HuffPost DC recently spoke with business partner Stone Shi to find out more about Chang's expansion, and sticking-around, plans:
From a strategic standpoint, I want to expand our territory toward North Virginia and go to D.C. eventually after three successful restaurants in [the] Richmond area. Fredericksburg is only about one hour from D.C. and a lot of people liv[ing] here commute daily to D.C., so it is a bridge from us to reach out [to] D.C. in [the] near future.
Is Peter Chang really settling down and staying at the same restaurants long-term now? What's changed for him that he's now willing to do this?
Peter has been in this location since the store opening. He moved his family to Fredericksburg. He will be here for a while to make sure that the chefs in the kitchen know exactly his expectation on the precision of his cooking.
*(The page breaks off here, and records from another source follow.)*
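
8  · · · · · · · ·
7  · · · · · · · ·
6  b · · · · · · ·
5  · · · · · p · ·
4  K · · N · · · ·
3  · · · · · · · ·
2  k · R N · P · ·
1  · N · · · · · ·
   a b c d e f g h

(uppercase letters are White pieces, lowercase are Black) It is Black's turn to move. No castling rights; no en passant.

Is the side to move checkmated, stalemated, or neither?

neither

Black to move; black king on a2.
In check: yes, from the white rook on c2.
Legal moves for Black: Ka1.
Black is in check but has 1 legal move → neither.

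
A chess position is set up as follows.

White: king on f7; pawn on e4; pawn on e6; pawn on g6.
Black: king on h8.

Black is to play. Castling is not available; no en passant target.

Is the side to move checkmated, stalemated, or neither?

stalemate

Black to move; black king on h8.
In check: no.
King squares — g7: attacked by Kf7; h7: attacked by Pg6; g8: attacked by Kf7.
Legal moves for Black: none.
Not in check and no legal moves → stalemate.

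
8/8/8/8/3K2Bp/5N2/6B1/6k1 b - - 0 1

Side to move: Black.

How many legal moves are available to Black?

Black to move; king on g1.
In check: yes, from the white knight on f3.
Legal moves: Kxg2, Kf2.
Count: 2.

2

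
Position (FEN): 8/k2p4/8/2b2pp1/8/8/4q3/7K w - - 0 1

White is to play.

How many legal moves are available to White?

0

White to move; king on h1.
In check: no.
Legal moves: none.
Count: 0.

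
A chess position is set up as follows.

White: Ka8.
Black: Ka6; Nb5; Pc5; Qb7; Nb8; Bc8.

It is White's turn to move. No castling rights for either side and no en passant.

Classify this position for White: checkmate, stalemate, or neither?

checkmate

White to move; white king on a8.
In check: yes, from the black queen on b7.
King squares — a7: attacked by Nb5; b7: attacked by Ka6; b8: attacked by Qb7.
Legal moves for White: none.
In check with no legal moves → checkmate.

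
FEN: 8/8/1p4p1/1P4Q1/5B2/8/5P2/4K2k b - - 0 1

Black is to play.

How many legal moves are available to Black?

Black to move; king on h1.
In check: no.
Legal moves: none.
Count: 0.

0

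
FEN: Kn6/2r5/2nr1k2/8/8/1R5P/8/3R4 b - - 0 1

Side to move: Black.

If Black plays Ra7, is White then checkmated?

yes

After Ra7: white king on a8; in check: yes, from the black rook on a7.
King squares — a7: attacked by Nc6; b7: attacked by Ra7; b8: attacked by Nc6.
White has no legal moves → checkmate.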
The reason he is willing to do that is because that he has learned that if he does not stay in one restaurant long enough to do quality control, it will compromise the quality of the food.
I understand that Peter's considering opening a chain of restaurants. He's such a distinguished chef -- would it really be possible to replicate his wonderful cooking if he weren't there in the kitchen? Other restaurants he's come to and then left seem to go downhill once he's no longer there. How would he stop that from happening in a chain, if he's not in the kitchen cooking and supervising?
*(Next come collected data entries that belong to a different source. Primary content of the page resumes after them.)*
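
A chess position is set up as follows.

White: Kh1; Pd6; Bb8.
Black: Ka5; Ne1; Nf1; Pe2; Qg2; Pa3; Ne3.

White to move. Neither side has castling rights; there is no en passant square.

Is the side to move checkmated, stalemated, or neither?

checkmate

White to move; white king on h1.
In check: yes, from the black queen on g2.
King squares — g1: attacked by Qg2; g2: attacked by Ne1; h2: attacked by Nf1.
Legal moves for White: none.
In check with no legal moves → checkmate.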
He has changed his strategy. First, he owns [the] majority of the restaurant (more than 50%) so he is in control. Unlike in the past, [when] he was only one of the partners, not in charge.
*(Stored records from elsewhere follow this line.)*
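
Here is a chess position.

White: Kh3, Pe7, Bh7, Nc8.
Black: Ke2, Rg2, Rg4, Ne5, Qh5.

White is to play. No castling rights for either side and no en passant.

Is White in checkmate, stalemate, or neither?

White to move; white king on h3.
In check: yes, from the black queen on h5.
King squares — g2: attacked by Rg4; h2: attacked by Rg2; g3: attacked by Rg2; g4: attacked by Rg2; h4: attacked by Rg4.
Legal moves for White: none.
In check with no legal moves → checkmate.

checkmate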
He has chosen a lot of his best students from China, as well as here in the U.S. He makes sure that the lead chef go[es] through a step by step training program until he/she master all the skills on the cooking. He also teaches all chefs extensively on all the details and precise cooking, such as: how to choose spices, the amount of spices, how to mix the spices, how hot the fire should be at each stage of the cooking, etc.
What dishes should people new to Peter Chang's cooking be sure to try? What dishes should people familiar with Peter's cooking try?
Ninety percent of the menu is unchanged with the restaurant favoring family-style meals, but don’t feel guilty if you guard hot plates of golden mountain chicken (a plate of deep fried shredded chicken with carrots and green scallions) like it’s a pot of gold.
China Cafe will have popular menu items from its Glen Allen [Richmond] location, including the Szechuan bang bang shrimp appetizer, a sweet and spicy combo and the hot and numbing dry beef, a play on beef jerky.
Fredericksburg-only dishes include soup steamed pork buns, stir-fried mushrooms and vegetable lettuce wraps, cumin lamb kebabs, fried shrimp and onion with chili powder, xihu beef and asparagus and stir-fried pork belly with cucumber.
How is the new restaurant going so far? Have Peter's fans been coming to Fredericksburg to see him?
Going very well. A lot of fans come from Richmond, D.C. and North[ern] Virginia come here to visit us.
We want to thank all our guests for their loyalty and hospitality. We appreciate their flexibility of welcoming authentic Chinese food in the local market.
Taste this food for yourself at Peter Chang China Café (1771 Carl D. Silver Parkway, Fredericksburg). Without suggesting that Chang might change his mind about anything, we'd encourage you to get there quickly.